| Konu: | 2012 YILI MERKEZÎ YÖNETİM BÜTÇESİ VE 2010 YILI MERKEZÎ YÖNETİM KESİN HESAP KANUNU TASARISI |
| Yasama Yılı: | 2 |
| Birleşim: | 42 |
| Tarih: | 19.12.2011 |
MHP GRUBU ADINA OKTAY VURAL (İzmir) - Teşekkür ederim Sayın Başkan. Sayın Başkan, değerli milletvekilleri; evet, bir yürütme maddesi, son maddeye geldi bir kanun tasarısı. Bu kanun tasarısıyla ilgili milletvekillerimiz görüşlerini ifade etti, gerek işçi istihdamı gerek resmî taşıtların kullanımı yani milletten aldığımız vergileri kamunun nasıl kullanması gerektiğine ilişkin milletvekillerimizin hepsi görüş ve düşüncelerini paylaştı. Ancak maalesef, Türkiye'de vatandaşlarımızdan toplanan vergilerin açıkçası vatandaşlarımızın menfaati doğrultusunda dağıtımına ilişkin, denetimine ilişkin muhalefet partilerinin önerileri, çözümleri maalesef Hükûmet tarafından sürekli olarak göz ardı edildi. Burada bir sözümüz varsa hep milletimiz için oldu, hak için oldu. Bütün bunların hepsini belirttik.

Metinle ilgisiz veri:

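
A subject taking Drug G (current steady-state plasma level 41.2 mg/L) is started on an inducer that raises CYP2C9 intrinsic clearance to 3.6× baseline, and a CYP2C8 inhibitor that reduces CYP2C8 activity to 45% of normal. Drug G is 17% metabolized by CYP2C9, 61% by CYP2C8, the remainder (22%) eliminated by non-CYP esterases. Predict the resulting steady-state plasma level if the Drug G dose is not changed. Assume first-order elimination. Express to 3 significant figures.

37.2 mg/L

CYP2C9: 0.17 × 3.6 = 0.612
CYP2C8: 0.61 × 0.45 = 0.2745
Other: 0.22 (unchanged)
New clearance relative to baseline: 0.612 + 0.2745 + 0.22 = 1.1065.
Dividing the baseline by the relative clearance: 41.2 / 1.1065 = 37.2 mg/L.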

Tabii, bu vesileyle aslında söz almamın sebebi, hem bu kanun tasarısının son maddesi hem de bir iki konuya değinmek ihtiyacı içerisinde bulundum. Biraz önce Sayın Bakan dedi ki: "Bütçede sapan hiçbir şey yoktur; sapmışsa olumlu yönde sapmıştır." Doğrusu, bütçenin dayandığı temel ekonomik büyüklüklere baktığımız zaman, bir önceki 2011 bütçesinde öngörülen enflasyon yüzde 5 idi, doğrusu, hakikaten sizin için olumlu, yüzde 10 oldu!.. Bravo, tebrik ediyorum yani! (MHP sıralarından alkışlar) Yani cari açık, hesapladığınız yüzde 5 idi; bravo, o da yüzde 10 oldu, onu da tebrik ediyoruz! Bunları siz hep olumlu görüyorsunuz anlaşılan. Doğrusu, yani bu kürsüye çıkarken Sayın Bakan bu konularda, sapmalar konusunda biraz bilgi alsaydınız, bu bütçede nelerin saptığını ya da bütçenin nasıl sapıttığını çok rahat bir şekilde görmüş olacaktınız.
Dolayısıyla, böyle bakıldığı zaman hem cari işlemler açığı hem enflasyon? Mesela, siz büyümeyi yüzde 5 olarak gördünüz, birdenbire geldiniz "Aa, büyümüşüz." dediniz. "Yüzde 10'a varıyor." dediniz. Yani şimdi, önünü bile göremeyen bir Hükûmet hangi hesapları yapıyor? Allah bilir Nurettin Canikli de bu hesapları, nasıl çıkacağım işin içinden, nasıl izah edeceğim de? Yani vallahi bir kuyuya taş attınız, şimdi kırk akıllı bulup çıkartmaya çalışıyorsunuz ama evdeki hesap çarşıya uymuyor. Hiçbir hesabınız tutmadı. Bu bütçeyi niye getiriyorsunuz? Doğrusu, bu bütçeyi niye getiriyorsunuz? Samimiyet yok, güvenilirlik yok. Yani nasıl güveneceğiz? Hiçbir tespit doğru değil.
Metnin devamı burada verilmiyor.